Kimberley's brave accounts to police were not her only cries for help. She also confided in a doctor, revealing she felt manipulated and tricked into the marriage and had endured domestic abuse for two years. Medical notes from February 2023, just five months before her death, described her husband as manipulative and noted her feeling she was losing her mind. Another entry highlighted the physical and mental deterioration caused by the abuse.
The Final Hours and a Witness Account
In the hours leading up to her death, Milne acted aggressively and intimidatingly towards Kimberley. The court heard he drove erratically with her in the car, shouted, and seized hold of her, placing her in a significant state of fear, distress, and alarm.
A witness, Daisy White, aged 25, told the court she saw a man and woman arguing outside on the night Kimberley died. Initially thinking it was a father-daughter situation, she later spotted the pair again outside a flooring shop at the Kingsway Retail Park in Dundee. This time, the man was trapping the woman against a wall.
White described the woman as cowering and scared, appearing too frightened to respond. She expressed concern, noting that a man making a young woman scared should raise alarm bells. That evening, Kimberley died after being struck by a lorry when she took her own life by jumping onto the motorway.
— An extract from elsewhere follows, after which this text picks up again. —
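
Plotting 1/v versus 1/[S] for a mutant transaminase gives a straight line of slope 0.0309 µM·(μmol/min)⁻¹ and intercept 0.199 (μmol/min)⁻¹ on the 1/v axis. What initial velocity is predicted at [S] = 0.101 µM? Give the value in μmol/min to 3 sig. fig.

1.98 μmol/min

The y-intercept is 1/Vmax, so Vmax = 1/0.199 = 5.03 μmol/min.
The slope is Km/Vmax, so Km = 0.0309 × 5.03 = 0.155 µM.
Then v = 5.03 × 0.101/(0.155 + 0.101) = 1.98 μmol/min.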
Family Anguish and a Landmark Legal Outcome
Kimberley's distraught mother, Lynne Bruce, told police how Milne woke her the next morning, saying Kimberley had gone. He claimed Kimberley had crashed his car before he followed her on foot to a bridge, tried to grab her hands, and watched as she shook her head and jumped. Bruce said she was devastated and recalled seeing injuries on her daughter that Milne was responsible for.
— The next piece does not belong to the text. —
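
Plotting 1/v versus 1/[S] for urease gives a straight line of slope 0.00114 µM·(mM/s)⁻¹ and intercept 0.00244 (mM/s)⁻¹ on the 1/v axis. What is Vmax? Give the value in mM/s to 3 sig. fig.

The y-intercept of a Lineweaver–Burk plot equals 1/Vmax, so Vmax = 1/0.00244 = 410 mM/s.

410 mM/s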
Milne had denied charges of culpable homicide and domestic abuse but was found guilty at Glasgow's High Court in March. This landmark case is the first of its kind in Scotland, with only one similar conviction in England previously.
Reacting to the sentencing, Jess Denniff, Head of SafeLives Scotland, stated: This is the first case of its kind in Scotland, and it should be a turning point. Kimberley Milne's death shows the devastating reality of coercive control. It is a sustained pattern of intimidation, isolation, degradation, and fear that can utterly devastate someone's mental health.
Denniff emphasised the need for a step change in how coercive control is understood across policing, health, social care, and the justice system, particularly with the Scottish election approaching. Detective Chief Inspector Craig Kelly added: Our investigation found that his behaviour in the time leading up to Kimberley's death was truly shocking and placed his partner in such fear that she took a course of action to get away from him which led to her death.
He described Milne as a cruel, manipulative, and violent man and reaffirmed the police's commitment to tackling domestic abuse, ensuring perpetrators are held accountable. This tragic case underscores the urgent need for improved support systems and legal recognition of coercive control as a potentially fatal form of abuse.